The question is, is there a way to prevent this from happening. Avoiding to mount them would certainly be a good option. But so far I was unable to find an configuration option that would allow that.

Version-Release number of selected component (if applicable):

 - glusterfs-3.7.9-12.el7rhgs.x86_64

How reproducible:

randomly

Steps to Reproduce:
1. Access /run/gluster/snaps/<snapshot> when a snapshot is scheduled to be deleted
2. There might be other ways, but so far I was not able to reproduce it
3.

Actual results:

snapshot is not properly removed from all Red Hat Gluster Server nodes

Expected results:

snapshot correctly removed. Also if that means that snapshots are not automatically mounted.

Additional info:

Comment 3 Mohammed Rafi KC 2017-06-23 06:44:33 UTC
If I understand the problem correctly, some external application has opened a fd in snapshot mount path when a snapshot delete is scheduled. Because of the open fd, glusterd couldn't unmount the path, hence snapshot delete is failed. Please correct me if I'm wrong.

We need to have the snapshot brick mounted when we activate snapshot. In Snapshot create, we do all the pre-requests to create a volume (snapshot can be considered as a read-only gluster volume) like creating the bricks, setting required xattr if required etc, like a normal volume.

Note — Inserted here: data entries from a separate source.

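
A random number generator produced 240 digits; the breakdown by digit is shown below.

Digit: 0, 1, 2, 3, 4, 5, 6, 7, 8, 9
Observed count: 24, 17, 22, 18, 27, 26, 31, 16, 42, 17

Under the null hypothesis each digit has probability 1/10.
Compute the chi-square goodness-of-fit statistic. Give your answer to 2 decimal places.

24.50

Expected count for each of the 10 categories: 240/10 = 24.
χ² = (24−24)²/24 + (17−24)²/24 + (22−24)²/24 + (18−24)²/24 + (27−24)²/24 + (26−24)²/24 + (31−24)²/24 + (16−24)²/24 + (42−24)²/24 + (17−24)²/24
   = 0.000 + 2.042 + 0.167 + 1.500 + 0.375 + 0.167 + 2.042 + 2.667 + 13.500 + 2.042
Sum = 24.50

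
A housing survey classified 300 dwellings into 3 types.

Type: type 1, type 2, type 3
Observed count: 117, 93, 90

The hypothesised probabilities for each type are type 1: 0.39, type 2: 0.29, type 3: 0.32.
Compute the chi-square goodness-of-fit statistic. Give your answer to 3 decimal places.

0.789

Expected counts E_i = n·p_i: 300×0.39 = 117, 300×0.29 = 87, 300×0.32 = 96.
type 1: (117 − 117)²/117 = 0/117 = 0.0000
type 2: (93 − 87)²/87 = 36/87 = 0.4138
type 3: (90 − 96)²/96 = 36/96 = 0.3750
Sum = 0.789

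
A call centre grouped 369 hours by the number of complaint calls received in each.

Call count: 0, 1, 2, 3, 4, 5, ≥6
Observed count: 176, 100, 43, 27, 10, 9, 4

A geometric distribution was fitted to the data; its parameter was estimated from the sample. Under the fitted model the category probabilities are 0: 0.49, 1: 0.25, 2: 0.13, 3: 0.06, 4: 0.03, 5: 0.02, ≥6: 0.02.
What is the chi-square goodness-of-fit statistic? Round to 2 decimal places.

4.37

Expected counts E_i = n·p_i: 369×0.49 = 180.81, 369×0.25 = 92.25, 369×0.13 = 47.97, 369×0.06 = 22.14, 369×0.03 = 11.07, 369×0.02 = 7.38, 369×0.02 = 7.38.
χ² = (176−180.81)²/180.81 + (100−92.25)²/92.25 + (43−47.97)²/47.97 + (27−22.14)²/22.14 + (10−11.07)²/11.07 + (9−7.38)²/7.38 + (4−7.38)²/7.38
   = 0.128 + 0.651 + 0.515 + 1.067 + 0.103 + 0.356 + 1.548
Sum = 4.37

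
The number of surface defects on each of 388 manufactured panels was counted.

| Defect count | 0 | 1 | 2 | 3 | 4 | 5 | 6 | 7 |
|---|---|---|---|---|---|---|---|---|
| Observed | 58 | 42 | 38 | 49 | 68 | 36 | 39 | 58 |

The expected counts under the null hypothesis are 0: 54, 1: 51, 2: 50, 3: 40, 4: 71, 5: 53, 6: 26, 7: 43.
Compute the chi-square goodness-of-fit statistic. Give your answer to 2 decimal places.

24.10

cat         O        E   (O−E)²/E
0          58       54      0.296
1          42       51      1.588
2          38       50      2.880
3          49       40      2.025
4          68       71      0.127
5          36       53      5.453
6          39       26      6.500
7          58       43      5.233
Sum = 24.10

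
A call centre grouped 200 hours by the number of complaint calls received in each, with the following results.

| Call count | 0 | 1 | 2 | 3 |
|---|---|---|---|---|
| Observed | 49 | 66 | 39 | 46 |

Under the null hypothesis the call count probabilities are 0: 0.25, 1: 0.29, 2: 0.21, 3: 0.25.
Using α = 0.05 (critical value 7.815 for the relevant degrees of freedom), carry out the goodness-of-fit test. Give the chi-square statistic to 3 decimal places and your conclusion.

Expected counts E_i = n·p_i: 200×0.25 = 50, 200×0.29 = 58, 200×0.21 = 42, 200×0.25 = 50.
cat         O        E   (O−E)²/E
0          49       50     0.0200
1          66       58     1.1034
2          39       42     0.2143
3          46       50     0.3200
Sum = 1.658
df = 3. Since 1.658 < 7.815, we do not reject H₀.

1.658; do not reject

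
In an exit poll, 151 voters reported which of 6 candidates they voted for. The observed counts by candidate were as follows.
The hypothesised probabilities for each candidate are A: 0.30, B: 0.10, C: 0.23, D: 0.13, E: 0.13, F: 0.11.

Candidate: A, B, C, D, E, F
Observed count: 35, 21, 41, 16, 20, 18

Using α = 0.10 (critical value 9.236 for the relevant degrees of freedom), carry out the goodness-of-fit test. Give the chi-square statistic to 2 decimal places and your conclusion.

Expected counts E_i = n·p_i: 151×0.30 = 45.3, 151×0.10 = 15.1, 151×0.23 = 34.73, 151×0.13 = 19.63, 151×0.13 = 19.63, 151×0.11 = 16.61.
cat         O        E   (O−E)²/E
A          35     45.3      2.342
B          21     15.1      2.305
C          41    34.73      1.132
D          16    19.63      0.671
E          20    19.63      0.007
F          18    16.61      0.116
Sum = 6.57
df = 5. Since 6.57 < 9.236, we do not reject H₀.

6.57; do not reject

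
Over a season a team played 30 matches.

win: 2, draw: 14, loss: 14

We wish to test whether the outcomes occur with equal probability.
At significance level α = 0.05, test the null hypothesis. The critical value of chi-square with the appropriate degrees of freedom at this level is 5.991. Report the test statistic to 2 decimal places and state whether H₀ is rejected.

Expected count for each of the 3 categories: 30/3 = 10.
win: (2 − 10)²/10 = 64/10 = 6.400
draw: (14 − 10)²/10 = 16/10 = 1.600
loss: (14 − 10)²/10 = 16/10 = 1.600
Sum = 9.60
df = 2. Since 9.60 > 5.991, we reject H₀.

9.60; reject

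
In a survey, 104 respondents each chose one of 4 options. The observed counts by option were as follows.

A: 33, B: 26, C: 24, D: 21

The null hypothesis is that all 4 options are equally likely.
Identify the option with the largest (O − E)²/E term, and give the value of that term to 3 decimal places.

Expected count for each of the 4 categories: 104/4 = 26.
A: (33 − 26)²/26 = 49/26 = 1.8846
B: (26 − 26)²/26 = 0/26 = 0.0000
C: (24 − 26)²/26 = 4/26 = 0.1538
D: (21 − 26)²/26 = 25/26 = 0.9615
The largest term is for A: 1.885.

A, 1.885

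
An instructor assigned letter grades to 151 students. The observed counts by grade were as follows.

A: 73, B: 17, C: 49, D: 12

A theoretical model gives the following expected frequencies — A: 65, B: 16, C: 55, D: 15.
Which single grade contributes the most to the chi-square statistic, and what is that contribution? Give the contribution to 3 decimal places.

cat         O        E   (O−E)²/E
A          73       65     0.9846
B          17       16     0.0625
C          49       55     0.6545
D          12       15     0.6000
The largest term is for A: 0.985.

A, 0.985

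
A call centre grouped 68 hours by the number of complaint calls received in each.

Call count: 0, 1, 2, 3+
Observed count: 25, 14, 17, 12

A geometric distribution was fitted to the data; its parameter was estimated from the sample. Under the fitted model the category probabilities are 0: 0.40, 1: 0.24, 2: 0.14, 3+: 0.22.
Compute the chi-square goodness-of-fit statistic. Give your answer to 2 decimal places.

Expected counts E_i = n·p_i: 68×0.40 = 27.2, 68×0.24 = 16.32, 68×0.14 = 9.52, 68×0.22 = 14.96.
0: (25 − 27.2)²/27.2 = 4.84/27.2 = 0.178
1: (14 − 16.32)²/16.32 = 5.3824/16.32 = 0.330
2: (17 − 9.52)²/9.52 = 55.9504/9.52 = 5.877
3+: (12 − 14.96)²/14.96 = 8.7616/14.96 = 0.586
Sum = 6.97

6.97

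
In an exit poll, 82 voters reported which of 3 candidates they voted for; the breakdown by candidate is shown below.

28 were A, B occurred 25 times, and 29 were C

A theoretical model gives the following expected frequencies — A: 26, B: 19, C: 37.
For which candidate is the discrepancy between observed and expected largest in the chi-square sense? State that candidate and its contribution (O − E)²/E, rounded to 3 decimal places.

A: (28 − 26)²/26 = 4/26 = 0.1538
B: (25 − 19)²/19 = 36/19 = 1.8947
C: (29 − 37)²/37 = 64/37 = 1.7297
The largest term is for B: 1.895.

B, 1.895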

But this can be revisited.

But I assume the problem here is that an external application (in this case, monitoring tool) accessed gluster mount point which prevented the unmount operation.

@rbhat,

Do you think we need to club brick mounting till the snapshot is activated ?

Comment 11 Mohammed Rafi KC 2017-09-21 07:03:52 UTC
Upstream patch : https://review.gluster.org/18047

Comment 12 Simon Reber 2017-10-06 07:32:07 UTC
*** Bug 1490699 has been marked as a duplicate of this bug. ***

Comment 13 Sunny Kumar 2017-10-23 10:35:50 UTC
Upstream patch : https://review.gluster.org/#/c/18047/

Comment 16 Vinayak Papnoi 2018-03-01 09:58:52 UTC
Build : glusterfs-3.12.2-4.el7rhgs.x86_64

Newly created snapshots aren't mounted unless they are activated.
Deletion of snapshots is successful even after accessing /var/run/gluster/snaps during the deletion.

Hence, moving bug to verified.

Comment 17 Prashant Dhange 2018-08-27 03:40:33 UTC
*** Bug 1616151 has been marked as a duplicate of this bug. ***

Comment 19 errata-xmlrpc 2018-09-04 06:32:36 UTC
Since the problem described in this bug report should be
resolved in a recent advisory, it has been closed with a
resolution of ERRATA.

For information on the advisory, and where to find the updated
files, follow the link below.

If the solution does not work for you, open a new bug report.

https://access.redhat.com/errata/RHSA-2018:2607